You’ve received serious threats for your human rights work, including harassment and even trumped-up murder charges. How do you cope with that?
Looking back, I’ve been very lucky because there are currently very many people who are in jail on totally false charges. When I started challenging the state on human rights violations in central India during the course of counterinsurgency, the government made it almost impossible for me to travel in the area. I would keep getting stopped, getting surrounded by escorts of armed guards, my phone was tapped, and my effigy was burned, along with those of others. In 2016, six of us were accused of murder; but the case was so unbelievable, we got protection from the Supreme Court. Eventually, in 2019, the charges were dropped. Earlier this year, the National Human Rights Commission ordered compensation for the harassment we had faced due to the false murder charges. But my biggest regret is that I was not able to achieve similar compensation for all the victims of human rights violations in the area, or prosecution of those state personnel accused, despite fighting for it in court for so many years. Despite having a judgment in our favour banning state support for vigilantism and providing redress for victims, the government simply ignored it.

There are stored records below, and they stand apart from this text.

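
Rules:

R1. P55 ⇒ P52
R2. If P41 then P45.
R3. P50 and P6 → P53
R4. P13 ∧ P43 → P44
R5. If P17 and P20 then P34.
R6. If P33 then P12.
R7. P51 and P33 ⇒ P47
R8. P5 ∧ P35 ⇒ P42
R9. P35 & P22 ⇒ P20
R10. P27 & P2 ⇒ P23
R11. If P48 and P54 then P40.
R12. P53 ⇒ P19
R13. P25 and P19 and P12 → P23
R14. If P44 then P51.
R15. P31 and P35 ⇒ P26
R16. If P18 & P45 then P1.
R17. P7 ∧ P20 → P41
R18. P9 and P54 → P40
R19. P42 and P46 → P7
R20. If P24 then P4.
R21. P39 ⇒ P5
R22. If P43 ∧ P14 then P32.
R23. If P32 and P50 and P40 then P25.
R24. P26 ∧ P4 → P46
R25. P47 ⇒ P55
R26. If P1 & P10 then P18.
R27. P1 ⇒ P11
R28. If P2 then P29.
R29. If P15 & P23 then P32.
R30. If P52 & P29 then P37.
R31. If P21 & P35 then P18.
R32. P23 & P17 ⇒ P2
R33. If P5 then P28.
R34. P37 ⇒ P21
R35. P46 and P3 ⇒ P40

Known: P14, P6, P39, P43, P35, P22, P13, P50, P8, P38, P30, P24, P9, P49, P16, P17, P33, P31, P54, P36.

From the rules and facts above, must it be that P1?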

You have just submitted a report to the United Nations on Indian academic freedom. Why is that important to you?
The vigilantism that I witnessed in central India from 2005 onwards has now spread to the whole country. Universities, in particular, have become targets. Indeed, there is almost a sort of counterinsurgency taking place against universities – with academics being demonised or delegitimised, students and faculty arrested, and seminars cancelled. In almost every case of physical attacks, it is the ABVP [Akhil Bharatiya Vidyarthi Parishad, or All Indian Student Council], the student wing of the ruling government party, that is responsible. Since 2014, when the Hindu supremacist Bharatiya Janata Party [BJP] took power, India has fallen drastically in global rankings on academic freedom, freedom of the press and democracy. If academics don’t speak up for academic freedom now, we will lose whatever limited autonomy we have to teach and do research.
You frequently blog and comment in the media. Do you think it’s important for academics to be outspoken?
When the need arises, yes. In “normal” times, there is less pressure, but for a long time we have all been living in abnormal times.
When you are not fighting for social justice, what do you do to relax in your free time?
Unfortunately, I spend far too little time fighting for social justice or doing research and far too much time playing with my dogs or pottering around my house.